“Data at the AI Frontier: Weak-to-Strong Generalization and Beyond”
As AI has become more capable, progress increasingly depends on more than model scaling—and particularly on finding and exploiting the right data. In this talk I will offer a data-centric perspective on frontier AI, centered on the idea of frontier data: data that lies near the capability boundary, containing signal that weaker processes can partially access but stronger models can exploit more fully. I will begin with our work on weak-to-strong generalization, which identifies a special kind of “layered” structure in data as a key ingredient for transfer from weak supervision to strong learners. I will then discuss how this perspective motivates new approaches to scalable supervision, including programmatic distillation methods that compress expensive model-based annotation into reusable programs. Finally, I will connect these ideas to recent work on “hybrid” foundation models. I will argue that increasingly heterogeneous data may call for increasingly heterogeneous architectures. These directions suggest a broader shift from model-centric scaling toward co-design of data, supervision, and architectures.

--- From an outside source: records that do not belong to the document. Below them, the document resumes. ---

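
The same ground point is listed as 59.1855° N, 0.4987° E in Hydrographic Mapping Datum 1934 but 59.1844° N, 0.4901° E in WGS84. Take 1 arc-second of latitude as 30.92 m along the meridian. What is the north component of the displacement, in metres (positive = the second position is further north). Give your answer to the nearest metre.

ΔN = -122 m

Δφ = 59.1844° − 59.1855° = -0.0011°; Δλ = 0.4901° − 0.4987° = -0.0086°.
1° of latitude = 3600 × 30.92 = 111312 m.
ΔN = Δφ × 111312 = -122.4 m; ΔE = Δλ × 111312 × cos(59.1855°) = -0.0086 × 111312 × 0.512260 = -490.4 m.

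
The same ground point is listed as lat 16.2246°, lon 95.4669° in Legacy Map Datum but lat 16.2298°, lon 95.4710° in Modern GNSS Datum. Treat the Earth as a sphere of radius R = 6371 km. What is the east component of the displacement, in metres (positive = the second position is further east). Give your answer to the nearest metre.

Δφ = 16.2298° − 16.2246° = +0.0052°; Δλ = 95.4710° − 95.4669° = +0.0041°.
1° along a meridian = πR/180 = 111195 m.
ΔN = Δφ × 111195 = 578.2 m; ΔE = Δλ × 111195 × cos(16.2246°) = +0.0041 × 111195 × 0.960174 = 437.7 m.

ΔE = 438 m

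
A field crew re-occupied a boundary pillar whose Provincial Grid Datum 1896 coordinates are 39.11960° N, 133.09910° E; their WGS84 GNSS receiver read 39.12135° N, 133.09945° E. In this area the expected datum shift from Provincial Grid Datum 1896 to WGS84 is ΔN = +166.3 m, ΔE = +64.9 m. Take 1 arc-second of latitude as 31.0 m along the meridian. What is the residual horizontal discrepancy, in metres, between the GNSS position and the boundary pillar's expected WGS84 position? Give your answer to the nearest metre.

45 m

Observed coordinate differences: Δφ = +0.00175°, Δλ = +0.00035°.
Converting to metres (1° lat = 111600 m, cos φ = 0.775831): observed ΔN = 195.3 m, observed ΔE = 30.3 m.
Subtracting the expected shift leaves a residual of 195.3 − (166.3) = 29.0 m north and 30.3 − (64.9) = -34.6 m east.
Residual distance = √(29.0² + (-34.6)²) = 45.1 m.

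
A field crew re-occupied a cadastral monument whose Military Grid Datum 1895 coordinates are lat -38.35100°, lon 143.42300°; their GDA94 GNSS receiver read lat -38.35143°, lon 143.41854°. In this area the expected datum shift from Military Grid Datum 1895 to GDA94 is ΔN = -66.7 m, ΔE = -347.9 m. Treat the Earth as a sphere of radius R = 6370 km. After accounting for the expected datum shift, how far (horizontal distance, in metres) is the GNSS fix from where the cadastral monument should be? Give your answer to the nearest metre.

Observed coordinate differences: Δφ = -0.00043°, Δλ = -0.00446°.
Converting to metres (1° lat = 111177 m, cos φ = 0.784224): observed ΔN = -47.8 m, observed ΔE = -388.9 m.
Subtracting the expected shift leaves a residual of -47.8 − (-66.7) = 18.9 m north and -388.9 − (-347.9) = -41.0 m east.
Residual distance = √(18.9² + (-41.0)²) = 45.1 m.

45 m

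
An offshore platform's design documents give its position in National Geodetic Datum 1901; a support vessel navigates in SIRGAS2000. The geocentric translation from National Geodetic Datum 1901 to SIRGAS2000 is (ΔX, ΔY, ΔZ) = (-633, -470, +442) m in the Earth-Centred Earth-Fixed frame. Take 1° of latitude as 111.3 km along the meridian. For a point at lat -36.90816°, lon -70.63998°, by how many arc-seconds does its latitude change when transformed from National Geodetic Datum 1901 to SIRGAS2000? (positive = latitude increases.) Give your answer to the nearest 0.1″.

sin φ = -0.600534, cos φ = 0.799599, sin λ = -0.943454, cos λ = 0.331503.
North component: ΔN = −sin φ cos λ·ΔX − sin φ sin λ·ΔY + cos φ·ΔZ = −(-0.600534)(0.331503)(-633) − (-0.600534)(-0.943454)(-470) + (0.799599)(442) = 493.70 m.
1° of latitude spans 111300 m, so Δφ = 493.70 / 111300 × 3600 = 15.969″.

Δφ = 16.0″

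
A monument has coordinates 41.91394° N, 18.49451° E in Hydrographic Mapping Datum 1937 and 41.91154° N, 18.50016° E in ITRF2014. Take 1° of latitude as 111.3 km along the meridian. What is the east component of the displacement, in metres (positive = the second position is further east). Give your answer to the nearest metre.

Δφ = 41.91154° − 41.91394° = -0.00240°; Δλ = 18.50016° − 18.49451° = +0.00565°.
ΔN = Δφ × 111300 = -267.1 m; ΔE = Δλ × 111300 × cos(41.91394°) = +0.00565 × 111300 × 0.744149 = 468.0 m.

ΔE = 468 m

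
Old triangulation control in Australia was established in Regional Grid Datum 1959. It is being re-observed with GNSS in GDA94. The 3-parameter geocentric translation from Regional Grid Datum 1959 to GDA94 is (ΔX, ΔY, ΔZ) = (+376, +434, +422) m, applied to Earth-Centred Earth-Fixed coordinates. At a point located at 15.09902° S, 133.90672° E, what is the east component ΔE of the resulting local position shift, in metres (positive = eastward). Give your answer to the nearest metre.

At φ = -15.09902°, λ = 133.90672°: sin φ = -0.260488, cos φ = 0.965477, sin λ = 0.720470, cos λ = -0.693486.
ΔE = −sin λ·ΔX + cos λ·ΔY = −(0.720470)·(376) + (-0.693486)·(434) = -571.87 m.

ΔE = -572 m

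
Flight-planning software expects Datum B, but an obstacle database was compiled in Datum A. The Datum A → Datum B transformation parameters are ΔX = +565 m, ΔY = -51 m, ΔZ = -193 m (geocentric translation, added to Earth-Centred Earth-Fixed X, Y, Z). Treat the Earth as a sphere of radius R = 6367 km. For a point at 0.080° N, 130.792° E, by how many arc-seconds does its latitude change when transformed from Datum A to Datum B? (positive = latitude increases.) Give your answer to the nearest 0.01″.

Δφ = -6.23″

sin φ = 0.001396, cos φ = 0.999999, sin λ = 0.757086, cos λ = -0.653315.
North component: ΔN = −sin φ cos λ·ΔX − sin φ sin λ·ΔY + cos φ·ΔZ = −(0.001396)(-0.653315)(565) − (0.001396)(0.757086)(-51) + (0.999999)(-193) = -192.43 m.
1° of latitude spans πR/180 = 111125 m, so Δφ = -192.43 / 111125 × 3600 = -6.234″.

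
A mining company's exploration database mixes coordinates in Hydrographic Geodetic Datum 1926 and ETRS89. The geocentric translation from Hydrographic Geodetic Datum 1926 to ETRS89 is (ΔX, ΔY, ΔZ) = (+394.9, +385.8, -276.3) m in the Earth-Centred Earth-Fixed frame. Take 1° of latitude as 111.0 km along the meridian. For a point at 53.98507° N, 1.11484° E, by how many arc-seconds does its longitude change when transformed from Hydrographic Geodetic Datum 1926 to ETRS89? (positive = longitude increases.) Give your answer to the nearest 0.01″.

sin φ = 0.808864, cos φ = 0.587996, sin λ = 0.019456, cos λ = 0.999811.
East component: ΔE = −sin λ·ΔX + cos λ·ΔY = −(0.019456)(394.9) + (0.999811)(385.8) = 378.04 m.
1° of latitude spans 111000 m; at latitude φ, 1° of longitude spans that × cos φ = 65267.6 m, so Δλ = 378.04 / 65267.6 × 3600 = 20.852″.

Δλ = 20.85″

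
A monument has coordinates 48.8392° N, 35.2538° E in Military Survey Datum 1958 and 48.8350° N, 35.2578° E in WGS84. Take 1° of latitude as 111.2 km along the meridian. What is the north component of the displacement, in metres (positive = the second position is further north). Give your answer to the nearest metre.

Δφ = 48.8350° − 48.8392° = -0.0042°; Δλ = 35.2578° − 35.2538° = +0.0040°.
ΔN = Δφ × 111200 = -467.0 m; ΔE = Δλ × 111200 × cos(48.8392°) = +0.0040 × 111200 × 0.658175 = 292.8 m.

ΔN = -467 m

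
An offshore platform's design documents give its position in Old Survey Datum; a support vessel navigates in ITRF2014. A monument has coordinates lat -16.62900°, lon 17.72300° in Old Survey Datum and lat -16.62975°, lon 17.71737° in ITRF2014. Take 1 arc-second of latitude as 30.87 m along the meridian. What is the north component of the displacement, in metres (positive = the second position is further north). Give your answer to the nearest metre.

ΔN = -83 m

Δφ = -16.62975° − -16.62900° = -0.00075°; Δλ = 17.71737° − 17.72300° = -0.00563°.
1° of latitude = 3600 × 30.87 = 111132 m.
ΔN = Δφ × 111132 = -83.3 m; ΔE = Δλ × 111132 × cos(-16.62900°) = -0.00563 × 111132 × 0.958178 = -599.5 m.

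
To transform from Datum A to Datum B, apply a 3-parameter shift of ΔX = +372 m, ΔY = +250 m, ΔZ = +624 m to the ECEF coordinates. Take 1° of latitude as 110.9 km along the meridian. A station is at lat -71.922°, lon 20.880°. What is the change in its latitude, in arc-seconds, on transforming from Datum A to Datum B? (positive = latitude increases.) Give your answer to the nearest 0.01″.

Δφ = 19.76″

sin φ = -0.950635, cos φ = 0.310311, sin λ = 0.356412, cos λ = 0.934329.
North component: ΔN = −sin φ cos λ·ΔX − sin φ sin λ·ΔY + cos φ·ΔZ = −(-0.950635)(0.934329)(372) − (-0.950635)(0.356412)(250) + (0.310311)(624) = 608.75 m.
1° of latitude spans 110900 m, so Δφ = 608.75 / 110900 × 3600 = 19.761″.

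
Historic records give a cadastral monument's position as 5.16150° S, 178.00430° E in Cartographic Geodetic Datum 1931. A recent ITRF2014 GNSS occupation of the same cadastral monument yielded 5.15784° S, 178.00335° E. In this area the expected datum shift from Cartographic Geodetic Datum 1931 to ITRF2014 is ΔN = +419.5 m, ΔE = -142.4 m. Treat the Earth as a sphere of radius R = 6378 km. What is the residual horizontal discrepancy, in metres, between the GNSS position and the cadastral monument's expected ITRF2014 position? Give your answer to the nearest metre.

Observed coordinate differences: Δφ = +0.00366°, Δλ = -0.00095°.
Converting to metres (1° lat = 111317 m, cos φ = 0.995945): observed ΔN = 407.4 m, observed ΔE = -105.3 m.
Subtracting the expected shift leaves a residual of 407.4 − (419.5) = -12.1 m north and -105.3 − (-142.4) = 37.1 m east.
Residual distance = √((-12.1)² + 37.1²) = 39.0 m.

39 m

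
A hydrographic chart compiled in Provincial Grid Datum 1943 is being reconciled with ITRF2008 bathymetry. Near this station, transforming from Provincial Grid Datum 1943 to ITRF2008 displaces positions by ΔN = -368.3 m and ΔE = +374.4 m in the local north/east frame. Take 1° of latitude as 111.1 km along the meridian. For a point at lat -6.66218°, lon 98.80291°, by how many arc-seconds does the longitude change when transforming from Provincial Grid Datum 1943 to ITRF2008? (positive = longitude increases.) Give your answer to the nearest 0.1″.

Δλ = 12.2″

At latitude -6.66218°, cos φ = 0.993247.
1° of longitude at this latitude = 111.1 × cos φ = 110.35 km, so Δλ = 374.4 / 110349.8 = 0.0033928° = 12.214″.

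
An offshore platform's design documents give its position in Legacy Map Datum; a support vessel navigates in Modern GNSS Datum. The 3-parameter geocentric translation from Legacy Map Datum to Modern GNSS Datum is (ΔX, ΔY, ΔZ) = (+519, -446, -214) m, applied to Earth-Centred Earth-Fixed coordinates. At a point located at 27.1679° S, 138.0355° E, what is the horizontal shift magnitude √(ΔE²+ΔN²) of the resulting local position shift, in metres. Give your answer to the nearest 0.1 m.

503.0 m

At φ = -27.1679°, λ = 138.0355°: sin φ = -0.456600, cos φ = 0.889672, sin λ = 0.668670, cos λ = -0.743559.
ΔE = −sin λ·ΔX + cos λ·ΔY = −(0.668670)·(519) + (-0.743559)·(-446) = -15.41 m.
ΔN = −sin φ cos λ·ΔX − sin φ sin λ·ΔY + cos φ·ΔZ = −(-0.456600)(-0.743559)(519) − (-0.456600)(0.668670)(-446) + (0.889672)(-214) = -502.77 m.
Horizontal magnitude = √(ΔE² + ΔN²) = √((-15.41)² + (-502.77)²) = 503.00 m.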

Frederic Sala is an Assistant Professor in the Computer Sciences Department at the University of Wisconsin-Madison and the Chief Scientist at Snorkel AI. His research studies the fundamentals of data-driven systems and machine learning, with a focus on data-centric AI, foundation models, and automated machine learning. Previously, he was a postdoctoral researcher at Stanford. He received his Ph.D. in electrical engineering from UCLA. He and his group received the 2024 DARPA Young Faculty Award, the UW-Madison SACM Students’ Choice Professor of the Year Award, a best student paper runner-up award at UAI ’22.
Date/Time:
Date(s) - Mar 31, 2026
4:00 pm - 5:45 pm
Location:
3400 Boelter Hall
420 Westwood Plaza Los Angeles California 90095